Николай Молчанов - Жан Жорес
21 ноября зал полон до отказа. Бледный свет, падающий сверху через застекленный купол, освещает обычную картину: переговаривающихся депутатов, перелистывающих бумаги, здоровающихся, обменивающихся приветствиями и замечаниями. В зале пыльно, и тянет чадом от калориферов. Вверх подымаются волны табачного дыма. Любопытная деталь: социалистов оказалось так иного, что им не хватало места на крайне левых скамьях, часть их рассаживается на правом краю, там места хватает, ведь число монархистов и клерикалов значительно уменьшилось. Вновь избранный председатель палаты Казимир-Перье, миллионер, владелец угольных шахт в Анзене, само олицетворение буржуазной Франции, намеренно равнодушным тоном объявляет, что слово предоставляется Жану Жоресу.
Пока он идет к трибуне, гул в зале еще продолжается. Но вот Жорес уже поднялся и смотрит в зал, как бы выжидая, а затем внезапно пробуждает и заставляет замолчать всех первой, категорически и резко брошенной фразой:
— Господа… Правительственная декларация для нас совершенно ясна: она означает объявление войны социалистической партии! Да, между нами война, война всеми признанная, официально объявленная, беспощадная…
Жорес разоблачает замыслы, изложенные в правительственной декларации Дюпюи: с помощью полицейских законов устранить «вожаков» с тем, чтобы оставить рабочий класс безоружным, сделать его послушным и убежденным в вечности капитализма.

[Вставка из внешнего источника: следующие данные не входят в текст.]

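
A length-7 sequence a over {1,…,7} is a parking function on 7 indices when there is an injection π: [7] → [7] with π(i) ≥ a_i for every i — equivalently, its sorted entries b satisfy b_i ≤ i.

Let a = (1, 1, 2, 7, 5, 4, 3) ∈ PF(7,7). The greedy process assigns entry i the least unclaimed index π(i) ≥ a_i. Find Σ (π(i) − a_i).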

А затем он предельно логично и убедительно показывает нереальность этой затеи, поскольку социализм неизбежно вырастает из всей структуры, из сущности буржуазной системы, что любое ее проявление с неизбежностью порождает социализм.
— Главные вожаки, главные подстрекатели находятся прежде всего среди самих капиталистов, а затем они имеются в самом правительственном большинстве… Вы наделяете слишком большим влиянием тех, кого вы называете вожаками. Не от них зависит возникновение такого широкого движения, слабого дуновения нескольких человеческих уст недостаточно для того, чтобы поднять эту бурю всемирного пролетариата.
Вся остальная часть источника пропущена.